Pour ces militants, seule la reproduction d’un attelage institutionnel symétrique à celui de l’ancien colonisateur vous élisait au rang de nation adulte et crédible. En plus des causes intrinsèques, des facteurs exogènes ont joué. Lorsque la fraction rationaliste du FLN émerge à partir de 1956 autour d’Abane, le président égyptien Nasser, manager en chef du panarabisme, a vite réagi.

Il surinvestit Ben Bella tout acquis à ses ambitions. Dans le même temps, De Gaulle avait compris que l’ordre colonial était condamné. Il préparait le coup d’après et fit le même choix. Les Français connaissaient Ben Bella en tant que soldat et prisonnier dont les interrogatoires avaient dévoilé des failles peu compatibles avec le profil d’un homme d’Etat.
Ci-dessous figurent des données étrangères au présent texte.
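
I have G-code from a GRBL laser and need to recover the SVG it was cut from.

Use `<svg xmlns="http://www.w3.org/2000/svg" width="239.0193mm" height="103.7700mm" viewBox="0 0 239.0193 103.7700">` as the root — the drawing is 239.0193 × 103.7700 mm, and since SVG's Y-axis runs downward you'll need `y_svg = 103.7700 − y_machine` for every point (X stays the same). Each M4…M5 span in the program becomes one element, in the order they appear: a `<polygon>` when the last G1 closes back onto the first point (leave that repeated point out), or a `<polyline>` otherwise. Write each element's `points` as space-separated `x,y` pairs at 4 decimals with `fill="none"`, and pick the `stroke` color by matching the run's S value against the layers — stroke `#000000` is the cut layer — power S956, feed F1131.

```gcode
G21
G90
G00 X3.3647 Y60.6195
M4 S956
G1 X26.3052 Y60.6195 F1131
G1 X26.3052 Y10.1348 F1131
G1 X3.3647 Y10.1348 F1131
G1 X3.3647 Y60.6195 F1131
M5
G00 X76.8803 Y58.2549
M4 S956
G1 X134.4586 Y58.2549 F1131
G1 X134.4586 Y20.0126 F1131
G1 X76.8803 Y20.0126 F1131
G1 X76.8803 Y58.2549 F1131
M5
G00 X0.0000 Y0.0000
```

<svg xmlns="http://www.w3.org/2000/svg" width="239.0193mm" height="103.7700mm" viewBox="0 0 239.0193 103.7700">
  <polygon points="3.3647,43.1505 26.3052,43.1505 26.3052,93.6352 3.3647,93.6352" fill="none" stroke="#000000"/>
  <polygon points="76.8803,45.5151 134.4586,45.5151 134.4586,83.7574 76.8803,83.7574" fill="none" stroke="#000000"/>
</svg>

Each laser-on run becomes one SVG element. Flip Y back into SVG space with y_svg = 103.7700 − y_machine. Every run uses S956, so all elements get stroke `#000000` (cut).

Run 1: The run returns to its start, so emit a `<polygon>` with points (Y-flipped): 3.3647,43.1505 26.3052,43.1505 26.3052,93.6352 3.3647,93.6352.

Run 2: The run returns to its start, so emit a `<polygon>` with points (Y-flipped): 76.8803,45.5151 134.4586,45.5151 134.4586,83.7574 76.8803,83.7574.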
Pour des raisons différentes, De Gaule et Nasser avaient un même objectif : éliminer les hommes capables de construire un Etat moderne à même de tenir tête à la France post-coloniale et à l’hégémonie du panarabisme. Cette double intervention de l’étranger a fait que, comme l’avait écrit l’écrivain algérien Rachid Mimouni, le fleuve a été détourné. Vous voyez que la question amazigh ne renvoie pas seulement à une affaire de langue. C’est la clé de voûte de la construction démocratique nationale”.